The seeming-landscape photography of Yamamoto Masao’s new body of work at Jackson Fine Art presents an obvious parallel. Landscape photography proceeds from reality to a miniature view of it, limited and composed by the photographer’s eye and created through a well-defined process to be seen. Yamamoto’s Bonsai — Microcosms Macrocosms, on view through June 29, is a set of monochrome portraits of the cultivated trees, which are themselves real trees made small and thus framed by the bonsai master’s eyes and hands and meant to provide a source of contemplation for viewers.
Thus, both art forms cycle nature back to the viewer through artistic processes, and the viewing itself provokes a recycling as the viewer’s mind returns to the object’s source material.
The photographs here are small silver gelatin prints on toned paper, framed with silk mattes. Yamamoto’s skill as a printer is well-established. The nostalgic aesthetic of matte and paper match well the often melodramatic images.
Yamamoto has taken bonsai (all created by Minoru Akiyama) and placed them in dramatic natural settings, often obscuring their actual size in the process. So, the move from reality to idealization takes another turn, cyclically returning the trees for the viewer to the actual world. This is not an overwhelming conceit: Often the curving edge of a bowl is visible. The goal is not to trick the viewer but to start a visual dialogue between the bonsai and the natural world and thus note that all images of something are not, really, that thing.

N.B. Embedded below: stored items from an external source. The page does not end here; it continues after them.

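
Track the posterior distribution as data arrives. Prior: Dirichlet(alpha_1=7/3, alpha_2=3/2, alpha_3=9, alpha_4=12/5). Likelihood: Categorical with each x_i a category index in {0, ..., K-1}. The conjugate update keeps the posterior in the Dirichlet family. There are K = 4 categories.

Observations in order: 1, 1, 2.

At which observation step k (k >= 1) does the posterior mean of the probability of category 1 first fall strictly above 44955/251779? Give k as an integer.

obs 1: x=1 → posterior Dirichlet(7/3, 5/2, 9, 12/5)
obs 2: x=1 → posterior Dirichlet(7/3, 7/2, 9, 12/5)
obs 3: x=2 → posterior Dirichlet(7/3, 7/2, 10, 12/5)

k = 2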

Other photographs here employ a more overtly staged design: a bonsai backed by an ink-black sky, with “stars” as a halo, for example — the starry sky is a drop cloth with holes in it. The insouciance of the scene is like a child’s storybook, the tree a bedtime story.
Nearly all of the photographs place the tree in the center of the frame, a choice somewhat at odds with bonsai’s principle of asymmetry. Several images are shot into the sun. The flare instinctively causes the viewer’s eye to glance away, landing on the centrally placed bonsai. Any photograph into the sun also evokes a strange overwhelmed feeling.
Bonsai are emblematic of Japan, and Yamamoto leans into this aspect. One image frames Mount Fuji between pine tree limbs. Another puts a tree on the right, with the horizontal blade of a sword projecting from the left edge of the photograph. Are the tree and the sword dueling, or are these twin images of Japanese-ness presented directly, without ironic intention?
The artist relates this simplicity to another distinctly Japanese art form: haiku. These brief poems state everyday things in simple turns, the simplicity of a slap of cool water awakening a sharper perception. The artist says that the purpose of bonsai “can be perceived as one of metaphysical ideology.” Of this body of work, he says, “I want everyone to view and experience this minimal yet maximum effect, or in other words, infinity.”
One might point to a kind of “Orientalism” in these patently Japanese images, the silk mattes, the simplicity that reveals greater depths. (Yamamoto’s works, by the way, are almost exclusively in Western collections.) Isn’t all art made for the art world a variation on “Orientalism”? Images in art galleries are made precisely on the ideology of their magical creation, of the oracular or visionary process by which the artist delivers them, of the categorical “otherness” of the artist from the viewer. Yamamoto is playful with the idea: The dramatic lighting effects employed in some images are too overt to be seen as trickery. Instead, they pull back the curtain a bit on the photographer’s process. Viewers are thus given the choice to be complicit, or not.
Yamamoto cites the importance of Buddhism to his work, and so a series of haiku-like bonsai photographs is a natural progression. Both haiku and bonsai are influenced by Japanese Buddhism. The cycling of a tree that returns in images to a tree, and in fact being a tree, reminds one of the progress of a Zen monk. At first, mountains are mountains; next, mountains are no longer mountains; finally, mountains are again mountains.